Leaf Whispering – when leaves are all you have (on some twigs)
So lets assume we have a plant that is not flowering. The most important thing to look for the leaf type (compound or simple), leaf arrangement (opposite, whorled or alternate) and the presence of stipules. Following that will be the presence of teeth on the leaves/leaflets and a few other leaf and venation details. Just the various combinations of these will allow you to make an educated guess of what family a plant might fall under.
Many laurels like “waxing”! See their waxy leaf undersides. Don’t mistake wax for scales (see below). If you smoke and have a lighter handy (always good to have one handy even if you don’t smoke), apply some heat on the leaf undersurface to see if it melts.
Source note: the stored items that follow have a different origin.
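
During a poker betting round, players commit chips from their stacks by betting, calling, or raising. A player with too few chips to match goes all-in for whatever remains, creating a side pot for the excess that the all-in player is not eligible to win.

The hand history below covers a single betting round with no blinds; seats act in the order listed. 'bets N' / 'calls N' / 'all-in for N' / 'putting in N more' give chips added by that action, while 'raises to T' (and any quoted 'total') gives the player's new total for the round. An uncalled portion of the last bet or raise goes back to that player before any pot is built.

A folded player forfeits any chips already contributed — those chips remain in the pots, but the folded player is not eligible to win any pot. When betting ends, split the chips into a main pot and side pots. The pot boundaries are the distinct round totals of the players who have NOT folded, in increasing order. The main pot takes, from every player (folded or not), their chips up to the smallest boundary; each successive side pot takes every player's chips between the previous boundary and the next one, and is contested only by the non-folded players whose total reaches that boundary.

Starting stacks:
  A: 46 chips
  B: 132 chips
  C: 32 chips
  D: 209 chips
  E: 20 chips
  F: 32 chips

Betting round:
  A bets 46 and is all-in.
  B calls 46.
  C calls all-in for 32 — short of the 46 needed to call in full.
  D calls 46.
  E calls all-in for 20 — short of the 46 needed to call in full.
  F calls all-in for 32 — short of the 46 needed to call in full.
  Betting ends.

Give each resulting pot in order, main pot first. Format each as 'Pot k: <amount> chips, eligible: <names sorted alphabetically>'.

Contributions: A=46, B=46, C=32, D=46, E=20, F=32
Pot levels (distinct totals of non-folded players): 20, 32, 46
Layer 1-20: 20 each from A, B, C, D, E, F = 20*6 = 120 chips; eligible A, B, C, D, E, F
Layer 21-32: 12 each from A, B, C, D, F = 12*5 = 60 chips; eligible A, B, C, D, F
Layer 33-46: 14 each from A, B, D = 14*3 = 42 chips; eligible A, B, D

Pot 1: 120 chips, eligible: A, B, C, D, E, F
Pot 2: 60 chips, eligible: A, B, C, D, F
Pot 3: 42 chips, eligible: A, B, D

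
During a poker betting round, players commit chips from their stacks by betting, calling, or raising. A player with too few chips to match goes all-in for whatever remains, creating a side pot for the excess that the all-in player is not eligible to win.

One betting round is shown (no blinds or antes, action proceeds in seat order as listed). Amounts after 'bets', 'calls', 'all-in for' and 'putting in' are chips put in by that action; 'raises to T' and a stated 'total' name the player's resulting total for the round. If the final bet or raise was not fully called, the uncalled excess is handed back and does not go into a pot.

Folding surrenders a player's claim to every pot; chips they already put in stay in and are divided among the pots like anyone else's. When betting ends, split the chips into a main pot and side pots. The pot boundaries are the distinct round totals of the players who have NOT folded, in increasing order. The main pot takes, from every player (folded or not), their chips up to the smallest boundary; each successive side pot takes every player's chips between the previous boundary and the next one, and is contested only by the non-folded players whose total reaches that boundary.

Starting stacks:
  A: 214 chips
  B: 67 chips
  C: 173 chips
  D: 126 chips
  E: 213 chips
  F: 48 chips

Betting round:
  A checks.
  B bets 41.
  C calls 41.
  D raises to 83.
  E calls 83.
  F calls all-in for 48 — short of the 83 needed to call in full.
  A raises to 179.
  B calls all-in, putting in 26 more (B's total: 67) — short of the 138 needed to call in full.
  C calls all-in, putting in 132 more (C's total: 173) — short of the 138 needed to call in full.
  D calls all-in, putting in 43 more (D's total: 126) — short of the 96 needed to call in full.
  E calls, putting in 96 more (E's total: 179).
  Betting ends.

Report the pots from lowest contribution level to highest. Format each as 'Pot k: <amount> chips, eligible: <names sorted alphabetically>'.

Pot 1: 288 chips, eligible: A, B, C, D, E, F
Pot 2: 95 chips, eligible: A, B, C, D, E
Pot 3: 236 chips, eligible: A, C, D, E
Pot 4: 141 chips, eligible: A, C, E
Pot 5: 12 chips, eligible: A, E

Derivation:
Contributions: A=179, B=67, C=173, D=126, E=179, F=48
Pot levels (distinct totals of non-folded players): 48, 67, 126, 173, 179
Layer 1-48: 48 each from A, B, C, D, E, F = 48*6 = 288 chips; eligible A, B, C, D, E, F
Layer 49-67: 19 each from A, B, C, D, E = 19*5 = 95 chips; eligible A, B, C, D, E
Layer 68-126: 59 each from A, C, D, E = 59*4 = 236 chips; eligible A, C, D, E
Layer 127-173: 47 each from A, C, E = 47*3 = 141 chips; eligible A, C, E
Layer 174-179: 6 each from A, E = 6*2 = 12 chips; eligible A, E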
Bronzey or silvery scales (easily seen through a hand lens) on the leaf underside makes the leaves of Croton insularis appear like it is silver coated. This can be distinctive for some plants (eg. Argyrodendron spp., Aglaia spp. etc)
Also look for oil dots in a leaf by looking at a leaf against a light source. A hand lens can be useful as some oil dots can be very small. Many plant families regular have oil dots (many Rutaceae, Myrsinaceae and Myrtaceae, some Lauraceae)
This might seem like advanced leaf whispering but observing how the venation is like is highly useful. Some plants like to loop their veins, sometimes very far inside the leaf, sometimes near the margins. Loopy veins seem quite characteristic of many Annonaceae, Eupomatia, Lauraceae, Monimiaceae. Interestingly a lot of rather ancient plant families.